Britain will have a mild winter, the Met Office has predicted despite the inaccuracy of its ‘barbecue summer’ forecast that drew fierce criticism.
Scientists at the organisation have staked their reputation on temperatures and rainfall “likely to be near or above average”.
The Met Office said the end of 2009 and the beginning of 2010 were likely to be “milder than last year” and that there was an 85 per cent chance of normal or above-average conditions.
However, the Met Office added: “There is still a 1-in-7 chance of a cold winter.”
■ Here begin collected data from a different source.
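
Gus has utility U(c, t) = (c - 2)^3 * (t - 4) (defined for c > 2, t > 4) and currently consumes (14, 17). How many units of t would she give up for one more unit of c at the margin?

MRS = 3.25

MU_c = 3·(c−2)^2·(t−4), MU_t = (c−2)^3.
MRS = (3/1)·(t−4)/(c−2).
At (14, 17): MRS = 3.25.
That is, one extra unit of c is worth 3.25 units of t at the margin.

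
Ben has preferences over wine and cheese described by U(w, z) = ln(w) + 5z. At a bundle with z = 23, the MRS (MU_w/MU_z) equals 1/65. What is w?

w = 13

MU_w = 1/w, MU_z = 5.
MRS = 1/w ÷ 5.
MRS depends only on w: 0.2/w = 1/65 ⇒ w = 0.2/(1/65) = 13.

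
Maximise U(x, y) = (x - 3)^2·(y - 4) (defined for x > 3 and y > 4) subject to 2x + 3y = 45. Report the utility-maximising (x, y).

MU_x = 2·(x−3)·(y−4), MU_y = (x−3)^2.
MRS = (2/1)·(y−4)/(x−3).
Tangency: set MRS = p_x/p_y = 2/3.
So (2/1)·(y − 4)/(x − 3) = 2/3, i.e. (y − 4) = (1/3)·(x − 3).
Rewrite the budget in excess-of-subsistence terms: 2·(x − 3) + 3·(y − 4) = 45 − 2·3 − 3·4 = 27.
Substituting, 3·(x − 3) = 27, so x − 3 = 9 and x* = 12.
Then y − 4 = (1/3)·9 = 3, so y* = 7.

x* = 12, y* = 7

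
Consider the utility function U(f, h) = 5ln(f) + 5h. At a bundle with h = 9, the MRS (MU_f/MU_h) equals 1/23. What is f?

MU_f = 5/f, MU_h = 5.
MRS = 5/f ÷ 5.
MRS depends only on f: 1/f = 1/23 ⇒ f = 1/(1/23) = 23.

f = 23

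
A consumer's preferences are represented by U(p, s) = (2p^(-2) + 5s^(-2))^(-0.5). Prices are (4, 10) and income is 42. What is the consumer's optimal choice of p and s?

For CES with ρ = -2, MRS = (2/5)·(s/p)^3.
Tangency: set MRS = p_p/p_s = 4/10 = 0.4.
So (s/p)^3 = 1; taking the cube root, s/p = 1, i.e. s = p.
Substitute into the budget 4·p + 10·s = 42: 14·p = 42, so p* = 3 and s* = 3.

p* = 3, s* = 3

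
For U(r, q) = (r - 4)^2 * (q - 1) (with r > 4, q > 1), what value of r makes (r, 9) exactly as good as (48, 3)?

U(48, 3) = 3872.
Set U(r, 9) = 3872 and solve.
With q = 9: (9 − 1) = 8, so (r − 4)^2 = 3872/8 = 484.
Taking the square root (with r > 4): r − 4 = 22, so r = 26.
Check: U(26, 9) = 3872.

r = 26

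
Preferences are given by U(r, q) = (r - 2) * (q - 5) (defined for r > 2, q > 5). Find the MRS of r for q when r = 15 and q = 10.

MRS = 5/13

MU_r = (q−5), MU_q = (r−2).
MRS = (q−5)/(r−2).
At (15, 10): MRS = 5/13.
The indifference curve has slope −5/13 at this bundle.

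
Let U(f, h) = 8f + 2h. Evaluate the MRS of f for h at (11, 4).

MRS = 4

MU_f = 8, MU_h = 2, so MRS = 8/2 = 4 at every bundle.
At (11, 4): MRS = 4.
That is, one extra unit of f is worth 4 units of h at the margin.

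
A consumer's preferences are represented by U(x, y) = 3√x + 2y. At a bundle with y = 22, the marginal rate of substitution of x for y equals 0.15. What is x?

x = 25

MU_x = 3/(2√x), MU_y = 2.
MRS = 3/(2√x) ÷ 2.
MRS depends only on x: 0.75/√x = 0.15 ⇒ √x = 0.75/0.15 = 5 ⇒ x = 25.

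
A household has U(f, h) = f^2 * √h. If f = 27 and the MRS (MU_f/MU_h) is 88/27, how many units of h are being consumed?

MU_f = 2·f·√h and MU_h = 0.5·f^2·h^(-0.5).
MRS = MU_f/MU_h = (4)·h/f.
Substitute f = 27: MRS = h/6.75. Setting h/6.75 = 88/27 gives h = (88/27)·6.75 = 22.

h = 22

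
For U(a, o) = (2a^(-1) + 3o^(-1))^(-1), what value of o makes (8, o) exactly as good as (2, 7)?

o = 28/11

U depends on (a, o) only through S = 2a^(-1) + 3o^(-1), so equal utility means equal S. At (2, 7): S = 10/7.
With a = 8: 2·8^(-1) = 0.25, so 3o^(-1) = 10/7 − 0.25 = 33/28, i.e. o^(-1) = 11/28.
Hence o = 1/(11/28) = 28/11.
Check: U(8, 28/11) = 0.7.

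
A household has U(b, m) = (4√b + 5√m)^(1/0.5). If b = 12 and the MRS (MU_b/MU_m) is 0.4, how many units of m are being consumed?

For CES with ρ = 0.5, MRS = (4/5)·√(m/b).
Setting (4/5)·√(m/12) = 0.4 gives √(m/12) = 0.5, so m/12 = 0.25 and m = 3.

m = 3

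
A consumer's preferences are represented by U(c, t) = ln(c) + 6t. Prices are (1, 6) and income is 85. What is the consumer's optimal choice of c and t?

MU_c = 1/c, MU_t = 6.
MRS = 1/c ÷ 6.
Tangency: set MRS = p_c/p_t = 1/6.
MRS depends only on c: (1/6)/c = 1/6 ⇒ c* = (1/6)/(1/6) = 1.
From the budget, 6·t = 85 − 1·1 = 84, so t* = 14.

c* = 1, t* = 14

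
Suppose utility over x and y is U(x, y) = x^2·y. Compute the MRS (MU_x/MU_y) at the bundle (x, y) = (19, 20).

MRS = 40/19

MU_x = 2·x·y and MU_y = x^2.
MRS = MU_x/MU_y = (2/1)·y/x.
At (19, 20): MRS = 40/19.
So at (19, 20) the consumer would give up 40/19 units of y for one more unit of x.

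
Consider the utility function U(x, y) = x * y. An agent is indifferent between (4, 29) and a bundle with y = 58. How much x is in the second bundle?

x = 2

U(4, 29) = 116.
Set U(x, 58) = 116 and solve.
With y = 58: x = 116/58 = 2.
Check: U(2, 58) = 116.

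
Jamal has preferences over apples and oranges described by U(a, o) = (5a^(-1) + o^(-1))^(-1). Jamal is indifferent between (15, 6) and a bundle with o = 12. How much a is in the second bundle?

U depends on (a, o) only through S = 5a^(-1) + o^(-1), so equal utility means equal S. At (15, 6): S = 0.5.
With o = 12: 12^(-1) = 1/12, so 5a^(-1) = 0.5 − 1/12 = 5/12, i.e. a^(-1) = 1/12.
Hence a = 1/(1/12) = 12.
Check: U(12, 12) = 2.

a = 12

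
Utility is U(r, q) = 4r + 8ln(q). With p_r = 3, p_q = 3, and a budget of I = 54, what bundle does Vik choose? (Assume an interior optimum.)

MU_r = 4, MU_q = 8/q.
MRS = 4 ÷ (8/q).
Tangency: set MRS = p_r/p_q = 3/3 = 1.
MRS depends only on q: 0.5·q = 1 ⇒ q* = 1/0.5 = 2.
From the budget, 3·r = 54 − 3·2 = 48, so r* = 16.

r* = 16, q* = 2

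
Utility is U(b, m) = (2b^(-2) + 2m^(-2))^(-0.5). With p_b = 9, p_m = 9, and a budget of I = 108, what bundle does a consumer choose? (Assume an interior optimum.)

b* = 6, m* = 6

For CES with ρ = -2, MRS = (m/b)^3.
Tangency: set MRS = p_b/p_m = 9/9 = 1.
So (m/b)^3 = 1; taking the cube root, m/b = 1, i.e. m = b.
Substitute into the budget 9·b + 9·m = 108: 18·b = 108, so b* = 6 and m* = 6.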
The organisation came under fire during August after its earlier prediction that Britain would bask in a ‘barbecue summer’ turned out to be incorrect, with the wettest July for a century despite above-average temperatures.
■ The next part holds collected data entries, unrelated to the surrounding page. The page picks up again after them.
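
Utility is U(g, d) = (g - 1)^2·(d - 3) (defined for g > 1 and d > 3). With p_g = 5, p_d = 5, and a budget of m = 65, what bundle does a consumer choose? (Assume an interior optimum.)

MU_g = 2·(g−1)·(d−3), MU_d = (g−1)^2.
MRS = (2/1)·(d−3)/(g−1).
Tangency: set MRS = p_g/p_d = 5/5 = 1.
So (2/1)·(d − 3)/(g − 1) = 1, i.e. (d − 3) = 0.5·(g − 1).
Rewrite the budget in excess-of-subsistence terms: 5·(g − 1) + 5·(d − 3) = 65 − 5·1 − 5·3 = 45.
Substituting, 7.5·(g − 1) = 45, so g − 1 = 6 and g* = 7.
Then d − 3 = 0.5·6 = 3, so d* = 6.

g* = 7, d* = 6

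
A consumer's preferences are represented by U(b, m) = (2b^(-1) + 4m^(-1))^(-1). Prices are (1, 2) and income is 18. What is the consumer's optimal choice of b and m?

For CES with ρ = -1, MRS = (2/4)·(m/b)^2.
Tangency: set MRS = p_b/p_m = 1/2 = 0.5.
So (m/b)^2 = 1; taking the square root, m/b = 1, i.e. m = b.
Substitute into the budget 1·b + 2·m = 18: 3·b = 18, so b* = 6 and m* = 6.

b* = 6, m* = 6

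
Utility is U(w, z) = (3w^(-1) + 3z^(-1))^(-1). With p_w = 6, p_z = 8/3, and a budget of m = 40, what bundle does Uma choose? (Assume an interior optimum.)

w* = 4, z* = 6

For CES with ρ = -1, MRS = (z/w)^2.
Tangency: set MRS = p_w/p_z = 6/(8/3) = 2.25.
So (z/w)^2 = 2.25; taking the square root, z/w = 1.5, i.e. z = 1.5·w.
Substitute into the budget 6·w + (8/3)·z = 40: 10·w = 40, so w* = 4 and z* = 1.5·4 = 6.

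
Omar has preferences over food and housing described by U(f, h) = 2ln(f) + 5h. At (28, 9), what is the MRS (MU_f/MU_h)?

MRS = 1/70

MU_f = 2/f, MU_h = 5.
MRS = 2/f ÷ 5.
At (28, 9): MRS = 1/70.
The indifference curve has slope −1/70 at this bundle.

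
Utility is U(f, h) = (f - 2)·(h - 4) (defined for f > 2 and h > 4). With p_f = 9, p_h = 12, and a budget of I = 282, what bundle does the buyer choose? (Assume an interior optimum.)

f* = 14, h* = 13

MU_f = (h−4), MU_h = (f−2).
MRS = (h−4)/(f−2).
Tangency: set MRS = p_f/p_h = 9/12 = 0.75.
So (h − 4)/(f − 2) = 0.75, i.e. (h − 4) = 0.75·(f − 2).
Rewrite the budget in excess-of-subsistence terms: 9·(f − 2) + 12·(h − 4) = 282 − 9·2 − 12·4 = 216.
Substituting, 18·(f − 2) = 216, so f − 2 = 12 and f* = 14.
Then h − 4 = 0.75·12 = 9, so h* = 13.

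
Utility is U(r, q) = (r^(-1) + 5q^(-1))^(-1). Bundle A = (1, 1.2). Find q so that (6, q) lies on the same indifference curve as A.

q = 1

U depends on (r, q) only through S = r^(-1) + 5q^(-1), so equal utility means equal S. At (1, 1.2): S = 31/6.
With r = 6: 6^(-1) = 1/6, so 5q^(-1) = 31/6 − 1/6 = 5, i.e. q^(-1) = 1.
Hence q = 1/1 = 1.
Check: U(6, 1) = 0.1935.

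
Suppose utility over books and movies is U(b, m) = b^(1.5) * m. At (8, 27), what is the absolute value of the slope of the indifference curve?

MU_b = 1.5·√b·m and MU_m = b^(1.5).
MRS = MU_b/MU_m = (1.5)·m/b.
At (8, 27): MRS = 81/16.
The indifference curve has slope −81/16 at this bundle.

MRS = 81/16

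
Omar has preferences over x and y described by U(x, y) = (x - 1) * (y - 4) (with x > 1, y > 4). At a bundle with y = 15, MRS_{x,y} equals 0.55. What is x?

x = 21

MU_x = (y−4), MU_y = (x−1).
MRS = (y−4)/(x−1).
Substitute y = 15: MRS = 11/(x − 1). Setting this equal to 0.55 gives x − 1 = 11/0.55 = 20, so x = 21.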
American forecaster Joe Bastardi of AccuWeather said winter would be cold across Europe. He added: “Though Britain’s temperatures are likely to be near normal there is a risk of very cold weather coming in from eastern Europe.”
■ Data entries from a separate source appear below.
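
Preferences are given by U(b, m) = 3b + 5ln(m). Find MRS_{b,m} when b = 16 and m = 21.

MRS = 12.6

MU_b = 3, MU_m = 5/m.
MRS = 3 ÷ (5/m).
At (16, 21): MRS = 12.6.
That is, one extra unit of b is worth 12.6 units of m at the margin.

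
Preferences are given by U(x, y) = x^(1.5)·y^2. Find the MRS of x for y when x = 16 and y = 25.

MRS = 75/64

MU_x = 1.5·√x·y^2 and MU_y = 2·x^(1.5)·y.
MRS = MU_x/MU_y = (0.75)·y/x.
At (16, 25): MRS = 75/64.
That is, one extra unit of x is worth 75/64 units of y at the margin.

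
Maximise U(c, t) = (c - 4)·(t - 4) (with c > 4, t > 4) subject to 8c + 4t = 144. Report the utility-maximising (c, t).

MU_c = (t−4), MU_t = (c−4).
MRS = (t−4)/(c−4).
Tangency: set MRS = p_c/p_t = 8/4 = 2.
So (t − 4)/(c − 4) = 2, i.e. (t − 4) = 2·(c − 4).
Rewrite the budget in excess-of-subsistence terms: 8·(c − 4) + 4·(t − 4) = 144 − 8·4 − 4·4 = 96.
Substituting, 16·(c − 4) = 96, so c − 4 = 6 and c* = 10.
Then t − 4 = 2·6 = 12, so t* = 16.

c* = 10, t* = 16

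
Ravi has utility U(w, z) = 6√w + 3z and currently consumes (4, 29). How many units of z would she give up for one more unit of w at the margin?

MU_w = 6/(2√w), MU_z = 3.
MRS = 6/(2√w) ÷ 3.
At (4, 29): MRS = 0.5.
So at (4, 29) the consumer would give up 0.5 units of z for one more unit of w.

MRS = 0.5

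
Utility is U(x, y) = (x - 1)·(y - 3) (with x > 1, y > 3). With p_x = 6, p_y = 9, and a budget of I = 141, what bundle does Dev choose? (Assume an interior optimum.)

MU_x = (y−3), MU_y = (x−1).
MRS = (y−3)/(x−1).
Tangency: set MRS = p_x/p_y = 6/9 = 2/3.
So (y − 3)/(x − 1) = 2/3, i.e. (y − 3) = (2/3)·(x − 1).
Rewrite the budget in excess-of-subsistence terms: 6·(x − 1) + 9·(y − 3) = 141 − 6·1 − 9·3 = 108.
Substituting, 12·(x − 1) = 108, so x − 1 = 9 and x* = 10.
Then y − 3 = (2/3)·9 = 6, so y* = 9.

x* = 10, y* = 9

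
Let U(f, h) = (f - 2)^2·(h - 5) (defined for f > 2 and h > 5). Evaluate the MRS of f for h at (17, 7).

MU_f = 2·(f−2)·(h−5), MU_h = (f−2)^2.
MRS = (2/1)·(h−5)/(f−2).
At (17, 7): MRS = 4/15.
The indifference curve has slope −4/15 at this bundle.

MRS = 4/15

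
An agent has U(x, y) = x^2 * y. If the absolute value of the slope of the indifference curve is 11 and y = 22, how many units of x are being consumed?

MU_x = 2·x·y and MU_y = x^2.
MRS = MU_x/MU_y = (2/1)·y/x.
Substitute y = 22: MRS = 44/x. Setting 44/x = 11 gives x = 44/11 = 4.

x = 4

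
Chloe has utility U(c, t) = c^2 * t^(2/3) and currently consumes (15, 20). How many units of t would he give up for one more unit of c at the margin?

MRS = 4

MU_c = 2·c·t^(2/3) and MU_t = 2/3·c^2·t^(-1/3).
MRS = MU_c/MU_t = (3)·t/c.
At (15, 20): MRS = 4.
So at (15, 20) the consumer would give up 4 units of t for one more unit of c.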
Earlier this month Jonathan Powell of Positive Weather Solutions forecast a cold winter, with “potentially a big freeze in January and February”.
The Met Office told the Daily Express: “There will be some spells of cold weather, sleet, snow and frost but the temperatures and rainfall will be average or above.”
Despite fierce criticism that it gave false hope of a balmy summer, the Met Office insisted its 'barbecue summer' long-term prediction was largely accurate, in particular that temperatures would reach 30C.